Michaelson was in middle management at Countrywide through the peak years of the housing boom. He started in 2003 and was given his walking papers as the bubble began to burst in 2006. He was not a numbers guy, as he repeatedly tells us; he was a vice president in the marketing division. His job was to find effective ways to sell Countrywide loans to a credit-hungry nation.
Unlike many of his former colleagues—apparently including the numbers geeks—Michaelson does have some common sense. The centerpiece of his book is the account of a meeting of top Countrywide executives at company headquarters in Calabasas, California, in the summer of 2004. The meeting took place in a huge windowless conference room that supposedly doubled as a bomb shelter.
The executives had gathered to marvel at the latest innovation from Countrywide’s product-development team, the PayOption Adjustable Rate Mortgage. This mortgage allowed homeowners to hang on to their homes with minimal payments, which didn’t even need to cover interest costs. As a result, they could find themselves deeper in debt every month. This could go on for up to five years, when the loans would reset, almost certainly to a far higher interest rate. Michaelson had the temerity to question his superiors at this meeting. When they assured him that housing prices would keep rising for the foreseeable future, allowing problem debtors the option of refinancing, he asked whether they were “nuts.”
Michaelson’s superiors sought to assure him of their sanity—and that their numbers people had carefully evaluated the risks—and sent him back to do his job. This meant producing ever-greater loan volumes and beating out competitors, always portrayed as a noble, patriotic quest to put more people in homes. According to Michaelson’s account, no one in the top echelons at Countrywide ever seriously reckoned with the possibility that house prices could fall, leaving millions of homeowners with unpayable mortgages and putting mortgage banks like Countrywide out of business. After all, Countrywide was logging huge profits during the boom years, and that served to keep company brass blissfully ignorant of long-term trends in housing prices.

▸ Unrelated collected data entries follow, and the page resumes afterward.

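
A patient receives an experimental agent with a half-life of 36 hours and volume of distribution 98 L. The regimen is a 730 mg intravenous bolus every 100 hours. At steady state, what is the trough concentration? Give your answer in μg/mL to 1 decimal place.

τ/t½ = 100/36 ≈ 2.7778, so fraction remaining f = (1/2)^(100/36) ≈ 0.1458.
Each bolus raises the concentration by D/Vd = 730/98 ≈ 7.449 μg/mL.
Steady-state trough Cmin,ss = C₀·f/(1−f) ≈ 7.449 × 0.1458/0.8542 ≈ 1.271 μg/mL.

1.3 μg/mL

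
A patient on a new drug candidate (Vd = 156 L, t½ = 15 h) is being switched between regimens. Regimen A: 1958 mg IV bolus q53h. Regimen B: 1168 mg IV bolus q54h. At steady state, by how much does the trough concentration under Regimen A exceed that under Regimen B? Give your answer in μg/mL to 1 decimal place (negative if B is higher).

0.5 μg/mL

Regimen A: f = (1/2)^(53/15) ≈ 0.0864; Cmin,ss = (1958/156)·f/(1−f) ≈ 1.187 μg/mL.
Regimen B: f = (1/2)^(54/15) ≈ 0.0825; Cmin,ss = (1168/156)·f/(1−f) ≈ 0.673 μg/mL.
Difference ≈ 1.187 − 0.673 ≈ 0.514 μg/mL.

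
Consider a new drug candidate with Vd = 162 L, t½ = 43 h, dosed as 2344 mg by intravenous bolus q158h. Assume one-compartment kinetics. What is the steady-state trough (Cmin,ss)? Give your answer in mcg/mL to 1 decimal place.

1.2 mcg/mL

k = ln2/t½ = ln2/43 ≈ 0.016120 h⁻¹; fraction remaining f = e^(−kτ) = e^(−0.016120×158) ≈ 0.0783.
Accumulation ratio R = 1/(1 − f) ≈ 1/0.9217 ≈ 1.0850.
Each bolus raises the concentration by D/Vd = 2344/162 ≈ 14.469 mcg/mL.
Steady-state peak Cmax,ss = C₀·R ≈ 14.469 × 1.0850 ≈ 15.699 mcg/mL.
Steady-state trough Cmin,ss = Cmax,ss·f ≈ 15.699 × 0.0783 ≈ 1.229 mcg/mL.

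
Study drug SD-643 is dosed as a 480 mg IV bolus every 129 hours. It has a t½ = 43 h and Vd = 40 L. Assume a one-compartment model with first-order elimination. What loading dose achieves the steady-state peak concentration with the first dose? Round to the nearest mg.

f = (1/2)^(129/43) ≈ 0.125000; accumulation ratio R = 1/(1−f) ≈ 1.14286.
Loading dose to hit Cmax,ss on first dose: D_load = D_maint·R ≈ 480 × 1.14286 ≈ 548.57 mg.

549 mg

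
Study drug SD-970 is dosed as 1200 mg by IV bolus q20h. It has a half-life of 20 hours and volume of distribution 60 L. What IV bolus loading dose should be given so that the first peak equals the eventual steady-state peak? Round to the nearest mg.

2400 mg

f = (1/2)^(20/20) ≈ 0.500000; accumulation ratio R = 1/(1−f) ≈ 2.00000.
Loading dose to hit Cmax,ss on first dose: D_load = D_maint·R ≈ 1200 × 2.00000 ≈ 2400.00 mg.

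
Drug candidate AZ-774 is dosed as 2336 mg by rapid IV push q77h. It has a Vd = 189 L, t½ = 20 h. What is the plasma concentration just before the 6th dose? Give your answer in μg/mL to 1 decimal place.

f = (1/2)^(τ/t½) = (1/2)^(77/20) ≈ 0.0693.
C₀ = D/Vd = 2336/189 ≈ 12.360 μg/mL.
Before the 6th dose, 5 doses have been given. Superposition: Cmin = C₀·(f + f² + … + f^5).
≈ 12.360 × (0.0693 + 0.0048 + 0.0003 + 0.0000 + 0.0000) ≈ 12.360 × 0.0744 ≈ 0.920 μg/mL.

0.9 μg/mL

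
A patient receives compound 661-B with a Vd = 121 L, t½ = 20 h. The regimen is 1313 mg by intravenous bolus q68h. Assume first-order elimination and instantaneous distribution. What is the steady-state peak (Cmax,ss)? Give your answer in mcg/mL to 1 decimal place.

Over one 68-h interval, 68/20 ≈ 3.4 half-lives elapse, leaving f ≈ 0.0947 of each dose.
At steady state, accumulation factor R = 1/(1 − e^(−kτ)) ≈ 1.1046.
Single-dose peak C₀ = D/Vd = 1313/121 ≈ 10.851 mcg/mL.
Cmax,ss = C₀/(1 − f) ≈ 10.851/0.9053 ≈ 11.986 mcg/mL.

12.0 mcg/mL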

At times, Michaelson’s account of Countrywide’s corporate culture grows a bit too detailed. And the narrative is padded with peculiar office anecdotes—including an oddly precise account of the phrasings employed by Caribbean telephone sales agents, who, he tells readers, were not effective in marketing mortgages. While Michaelson is clearly critical of his former employer’s lack of foresight, he bends over backward to be generous to Countrywide and its sales tactics. At one point, he tells readers that he “never saw any evidence” of predatory lending practices or mortgage fraud during his time at the company. This statement has to leave readers wondering how hard he looked. Bank of America, which recently took over the company, agreed to set aside $8.4 billion to modify mortgages as part of a settlement in a suit with eleven states over Countrywide’s allegedly predatory lending practices.

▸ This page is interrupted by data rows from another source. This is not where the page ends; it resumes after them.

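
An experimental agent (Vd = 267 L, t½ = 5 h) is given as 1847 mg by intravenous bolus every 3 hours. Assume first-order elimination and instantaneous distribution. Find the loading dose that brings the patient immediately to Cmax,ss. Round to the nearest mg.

f = (1/2)^(3/5) ≈ 0.659754; accumulation ratio R = 1/(1−f) ≈ 2.93905.
Loading dose to hit Cmax,ss on first dose: D_load = D_maint·R ≈ 1847 × 2.93905 ≈ 5428.43 mg.

5428 mg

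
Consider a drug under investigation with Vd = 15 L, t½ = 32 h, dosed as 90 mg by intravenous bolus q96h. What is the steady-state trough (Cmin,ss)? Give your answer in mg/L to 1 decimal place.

0.9 mg/L

τ = 96 h = 3 half-lives, so f = (1/2)^3 = 0.125.
Accumulation ratio R = 1/(1 − f) = 1/0.875 = 8/7.
Single-dose peak C₀ = D/Vd = 90/15 = 6 mg/L.
Steady-state peak Cmax,ss = C₀·R = 6 × 8/7 ≈ 6.857 mg/L.
Steady-state trough Cmin,ss = Cmax,ss·f ≈ 6.857 × 0.125 ≈ 0.857 mg/L.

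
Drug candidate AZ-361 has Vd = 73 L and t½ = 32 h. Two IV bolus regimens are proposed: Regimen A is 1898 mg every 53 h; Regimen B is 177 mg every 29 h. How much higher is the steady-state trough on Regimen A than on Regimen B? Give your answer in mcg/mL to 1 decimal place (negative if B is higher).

9.3 mcg/mL

Regimen A: f = (1/2)^(53/32) ≈ 0.3173; Cmin,ss = (1898/73)·f/(1−f) ≈ 12.084 mcg/mL.
Regimen B: f = (1/2)^(29/32) ≈ 0.5336; Cmin,ss = (177/73)·f/(1−f) ≈ 2.774 mcg/mL.
Difference ≈ 12.084 − 2.774 ≈ 9.310 mcg/mL.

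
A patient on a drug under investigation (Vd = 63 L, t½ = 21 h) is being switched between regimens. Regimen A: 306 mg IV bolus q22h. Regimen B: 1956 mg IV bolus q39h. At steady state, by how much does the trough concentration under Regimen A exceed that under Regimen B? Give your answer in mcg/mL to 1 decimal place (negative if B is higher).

Regimen A: f = (1/2)^(22/21) ≈ 0.4838; Cmin,ss = (306/63)·f/(1−f) ≈ 4.552 mcg/mL.
Regimen B: f = (1/2)^(39/21) ≈ 0.2760; Cmin,ss = (1956/63)·f/(1−f) ≈ 11.836 mcg/mL.
Difference ≈ 4.552 − 11.836 ≈ -7.284 mcg/mL.

-7.3 mcg/mL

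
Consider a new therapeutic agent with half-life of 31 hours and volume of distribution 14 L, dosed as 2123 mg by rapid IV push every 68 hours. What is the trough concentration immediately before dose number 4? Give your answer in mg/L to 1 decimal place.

f = (1/2)^(τ/t½) = (1/2)^(68/31) ≈ 0.2186.
C₀ = D/Vd = 2123/14 ≈ 151.643 mg/L.
Before the 4th dose, 3 doses have been given. Superposition: Cmin = C₀·(f + f² + … + f^3).
≈ 151.643 × (0.2186 + 0.0478 + 0.0104) ≈ 151.643 × 0.2768 ≈ 41.975 mg/L.

42.0 mg/L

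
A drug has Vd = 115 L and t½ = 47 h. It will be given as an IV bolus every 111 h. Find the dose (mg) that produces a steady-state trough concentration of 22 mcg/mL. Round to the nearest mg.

10474 mg

τ/t½ = 111/47 ≈ 2.3617, so f = (1/2)^(111/47) ≈ 0.194561.
Cmin,ss = (D/Vd)·f/(1−f), so D = Cmin,ss·Vd·(1−f)/f.
D = 22 × 115 × (1−f)/f ≈ 22 × 115 × 4.13978 ≈ 10473.64 mg.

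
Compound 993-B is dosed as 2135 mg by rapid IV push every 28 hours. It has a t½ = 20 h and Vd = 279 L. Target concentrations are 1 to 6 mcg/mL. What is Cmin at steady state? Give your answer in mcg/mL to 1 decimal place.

τ/t½ = 28/20 ≈ 1.4, so fraction remaining f = (1/2)^(28/20) ≈ 0.3789.
Single-dose peak C₀ = D/Vd = 2135/279 ≈ 7.652 mcg/mL.
Steady-state trough Cmin,ss = C₀·f/(1−f) ≈ 7.652 × 0.3789/0.6211 ≈ 4.668 mcg/mL.
Trough 4.7 mcg/mL vs MEC 1 mcg/mL: adequate.

4.7 mcg/mL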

Michaelson supplies a long list of policy proposals designed to prevent a similar disaster in the future. It is a mixed bag. For example, his foreclosure fault index, to determine which homeowners should be helped, would prove a painful morass if anyone tried to implement it. Requiring 20 percent down payments probably goes overboard on the harsh side. Readers who have followed the topic will find little new here.
Such oversights and redundancies inevitably limit the value of The Foreclosure of America. It’s one thing for Michaelson to confess he’s not a numbers guy, but he apparently declined to consult one as he rushed his story into print. While he may have had more common sense than his superiors, he still doesn’t fully understand what went on in the housing boom and bust. For example, the book tells readers that in the summer of 2003, “housing values were just beginning their stratospheric rise.” According to the Office of Federal Housing Enterprise Oversight’s nationwide House Price Index, in 2003 home prices had increased by more than 25 percent after adjusting for inflation from their mid-’90s levels; from 1895 to 1995, they had been flat. In other words, alarm bells should have been going off from the very beginning of Michaelson’s story, although the danger obviously increased as the bubble grew. Michaelson is inclined to be forgiving in his evaluation of everyone involved in promoting the bubble, from his colleagues to the Federal Reserve Board—but he might have been much less charitable if he knew the numbers.

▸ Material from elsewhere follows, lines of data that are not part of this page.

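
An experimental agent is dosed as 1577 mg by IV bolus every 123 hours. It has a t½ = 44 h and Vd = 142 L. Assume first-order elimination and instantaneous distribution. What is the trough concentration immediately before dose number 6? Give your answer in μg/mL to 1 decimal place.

f = (1/2)^(τ/t½) = (1/2)^(123/44) ≈ 0.1440.
C₀ = D/Vd = 1577/142 ≈ 11.106 μg/mL.
Before the 6th dose, 5 doses have been given. Superposition: Cmin = C₀·(f + f² + … + f^5).
≈ 11.106 × (0.1440 + 0.0207 + 0.0030 + 0.0004 + 0.0001) ≈ 11.106 × 0.1682 ≈ 1.868 μg/mL.

1.9 μg/mL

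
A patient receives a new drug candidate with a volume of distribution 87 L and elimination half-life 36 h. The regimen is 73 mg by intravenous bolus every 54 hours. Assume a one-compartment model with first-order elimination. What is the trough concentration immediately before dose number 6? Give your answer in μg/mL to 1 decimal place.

0.5 μg/mL

f = (1/2)^(τ/t½) = (1/2)^(54/36) ≈ 0.3536.
C₀ = D/Vd = 73/87 ≈ 0.839 μg/mL.
Before the 6th dose, 5 doses have been given. Superposition: Cmin = C₀·(f + f² + … + f^5).
≈ 0.839 × (0.3536 + 0.1250 + 0.0442 + 0.0156 + 0.0055) ≈ 0.839 × 0.5439 ≈ 0.456 μg/mL.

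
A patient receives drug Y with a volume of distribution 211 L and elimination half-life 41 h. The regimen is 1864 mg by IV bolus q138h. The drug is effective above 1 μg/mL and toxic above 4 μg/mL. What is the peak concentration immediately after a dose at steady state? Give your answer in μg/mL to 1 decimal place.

9.8 μg/mL

k = ln2/t½ = ln2/41 ≈ 0.016906 h⁻¹; fraction remaining f = e^(−kτ) = e^(−0.016906×138) ≈ 0.0970.
At steady state, accumulation factor R = 1/(1 − e^(−kτ)) ≈ 1.1074.
Single-dose peak C₀ = D/Vd = 1864/211 ≈ 8.834 μg/mL.
Cmax,ss = C₀/(1 − f) ≈ 8.834/0.9030 ≈ 9.783 μg/mL.
Peak 9.8 μg/mL vs MTC 4 μg/mL: exceeds toxic threshold.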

The gist of The Foreclosure of America, Michaelson says, is to give readers an answer to what now, in the ruins of the boom, seems like the obvious question: What were they thinking? And the depressing, no-less-obvious answer seems to be: Not very much.
Dean Baker is codirector of the Center for Economic and Policy Research and the author of Plunder and Blunder: The Rise and Fall of the Bubble Economy (PoliPoint Press, 2008).